John also writes that, “The Word became flesh and made his dwelling among us.” The Greek word that’s translated “made his dwelling” literally means something like “pitched a tent.” In other words, John is explaining that in Jesus, God sort of ‘camped’ in the world for a while, but he never intended to settle here permanently.

The last two verses make a couple of other important points.

In verse 17, John writes that God’s law came into the world through Moses, but through Jesus a new era began. This era was not dominated by trying to become righteous by obeying the Old Testament law, but rather by receiving God’s grace and truth. Remember that the biblical meaning of ‘grace’ is God’s un-earned favor – a loving favor from God we’re not capable of earning by being righteous under the law. John says Jesus came to explain God’s truth in a way that goes beyond just keeping the law.

In the last verse, John points out that none of us has ever seen God. But in Jesus, the world has a chance to see God’s nature revealed in human form.
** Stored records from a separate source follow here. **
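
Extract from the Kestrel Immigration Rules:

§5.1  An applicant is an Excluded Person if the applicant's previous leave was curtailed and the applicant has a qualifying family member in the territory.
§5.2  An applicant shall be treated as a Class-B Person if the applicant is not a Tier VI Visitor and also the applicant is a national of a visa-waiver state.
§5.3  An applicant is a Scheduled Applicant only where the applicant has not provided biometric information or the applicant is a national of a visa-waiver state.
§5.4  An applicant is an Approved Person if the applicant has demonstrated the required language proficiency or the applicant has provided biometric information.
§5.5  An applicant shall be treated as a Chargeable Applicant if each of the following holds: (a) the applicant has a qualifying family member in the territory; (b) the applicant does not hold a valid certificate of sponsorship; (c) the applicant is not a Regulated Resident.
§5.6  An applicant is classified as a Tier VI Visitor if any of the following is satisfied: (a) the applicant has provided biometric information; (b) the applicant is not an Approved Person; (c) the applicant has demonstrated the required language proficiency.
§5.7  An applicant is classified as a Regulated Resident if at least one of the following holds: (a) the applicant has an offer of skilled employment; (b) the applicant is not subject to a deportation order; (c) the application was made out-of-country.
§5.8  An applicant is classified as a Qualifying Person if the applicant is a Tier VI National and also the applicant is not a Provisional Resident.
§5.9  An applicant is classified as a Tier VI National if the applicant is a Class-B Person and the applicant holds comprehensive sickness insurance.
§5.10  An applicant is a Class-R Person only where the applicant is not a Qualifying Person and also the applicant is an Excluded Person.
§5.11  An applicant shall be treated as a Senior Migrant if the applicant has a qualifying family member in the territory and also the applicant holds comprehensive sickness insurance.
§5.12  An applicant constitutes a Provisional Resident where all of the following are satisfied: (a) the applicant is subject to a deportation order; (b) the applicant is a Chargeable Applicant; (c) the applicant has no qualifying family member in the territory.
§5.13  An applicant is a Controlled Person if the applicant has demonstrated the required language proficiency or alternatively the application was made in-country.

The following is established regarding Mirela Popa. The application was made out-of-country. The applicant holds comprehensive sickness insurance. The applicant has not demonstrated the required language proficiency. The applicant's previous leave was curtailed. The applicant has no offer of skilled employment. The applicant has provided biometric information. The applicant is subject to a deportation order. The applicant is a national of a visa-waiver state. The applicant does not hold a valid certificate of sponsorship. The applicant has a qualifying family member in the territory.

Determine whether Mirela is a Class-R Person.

Under §5.4: the applicant has demonstrated the required language proficiency? no; or the applicant has provided biometric information? yes. So the applicant is an Approved Person.
Under §5.6: the applicant has provided biometric information? yes; or not an Approved Person (§5.4)? no; or the applicant has demonstrated the required language proficiency? no. So the applicant is a Tier VI Visitor.
Under §5.2: not a Tier VI Visitor (§5.6)? no; and the applicant is a national of a visa-waiver state? yes. So the applicant is not a Class-B Person.
Under §5.9: Class-B Person (§5.2)? no; and the applicant holds comprehensive sickness insurance? yes. So the applicant is not a Tier VI National.
Under §5.7: the applicant has an offer of skilled employment? no; or the applicant is not subject to a deportation order? no; or the application was made out-of-country? yes. So the applicant is a Regulated Resident.
Under §5.5: the applicant has a qualifying family member in the territory? yes; and the applicant does not hold a valid certificate of sponsorship? yes; and not a Regulated Resident (§5.7)? no. So the applicant is not a Chargeable Applicant.
Under §5.12: the applicant is subject to a deportation order? yes; and Chargeable Applicant (§5.5)? no; and the applicant has no qualifying family member in the territory? no. So the applicant is not a Provisional Resident.
Under §5.8: Tier VI National (§5.9)? no; and not a Provisional Resident (§5.12)? yes. So the applicant is not a Qualifying Person.
Under §5.1: the applicant's previous leave was curtailed? yes; and the applicant has a qualifying family member in the territory? yes. So the applicant is an Excluded Person.
Under §5.10: not a Qualifying Person (§5.8)? yes; and Excluded Person (§5.1)? yes. So the applicant is a Class-R Person.

Yes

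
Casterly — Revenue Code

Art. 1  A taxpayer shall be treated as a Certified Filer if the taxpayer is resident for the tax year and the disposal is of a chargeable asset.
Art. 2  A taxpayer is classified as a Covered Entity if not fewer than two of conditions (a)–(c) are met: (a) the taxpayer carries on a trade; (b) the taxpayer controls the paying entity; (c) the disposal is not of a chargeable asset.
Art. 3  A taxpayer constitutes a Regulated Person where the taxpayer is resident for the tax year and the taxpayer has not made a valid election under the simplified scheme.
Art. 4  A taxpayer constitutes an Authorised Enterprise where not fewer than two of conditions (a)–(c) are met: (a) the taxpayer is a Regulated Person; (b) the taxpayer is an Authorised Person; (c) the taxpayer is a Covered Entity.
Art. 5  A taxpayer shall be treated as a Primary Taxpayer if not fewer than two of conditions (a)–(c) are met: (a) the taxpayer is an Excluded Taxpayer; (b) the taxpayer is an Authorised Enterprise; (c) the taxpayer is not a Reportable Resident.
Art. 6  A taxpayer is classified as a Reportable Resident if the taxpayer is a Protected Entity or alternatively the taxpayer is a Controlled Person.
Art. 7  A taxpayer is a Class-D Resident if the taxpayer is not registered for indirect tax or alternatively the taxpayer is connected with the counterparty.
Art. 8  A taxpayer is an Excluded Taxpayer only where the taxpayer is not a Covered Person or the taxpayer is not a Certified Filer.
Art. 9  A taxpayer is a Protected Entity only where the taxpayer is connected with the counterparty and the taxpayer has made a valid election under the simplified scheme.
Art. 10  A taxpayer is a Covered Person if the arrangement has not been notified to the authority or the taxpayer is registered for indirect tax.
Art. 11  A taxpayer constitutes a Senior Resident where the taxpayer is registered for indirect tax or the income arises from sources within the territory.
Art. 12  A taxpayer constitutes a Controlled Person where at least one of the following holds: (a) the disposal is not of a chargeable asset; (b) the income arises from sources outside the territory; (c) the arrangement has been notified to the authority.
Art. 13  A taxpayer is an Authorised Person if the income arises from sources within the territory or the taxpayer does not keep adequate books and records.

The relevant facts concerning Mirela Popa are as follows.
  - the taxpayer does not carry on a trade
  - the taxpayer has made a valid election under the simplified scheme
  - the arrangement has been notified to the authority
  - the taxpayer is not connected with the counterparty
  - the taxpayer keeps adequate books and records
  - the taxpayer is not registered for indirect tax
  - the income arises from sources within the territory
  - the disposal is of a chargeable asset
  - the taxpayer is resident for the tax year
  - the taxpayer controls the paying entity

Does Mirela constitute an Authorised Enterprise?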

All these ideas are pretty important to how we understand Jesus and his teachings, and a number of them will come up later in the Gospel of John, so this introduction to that gospel gets us ready to absorb Jesus’ teachings there. It also sketches out some of the main principles of what it means to live as his disciples.

Let’s pray. Lord, we thank you for the great love you showed in making a home for us in a universe organized around Jesus. We thank you also for coming into the world for a while to show us what it means to live an abundant life. Help us always to remember that we have no better way to see your nature than by focusing on him. Amen.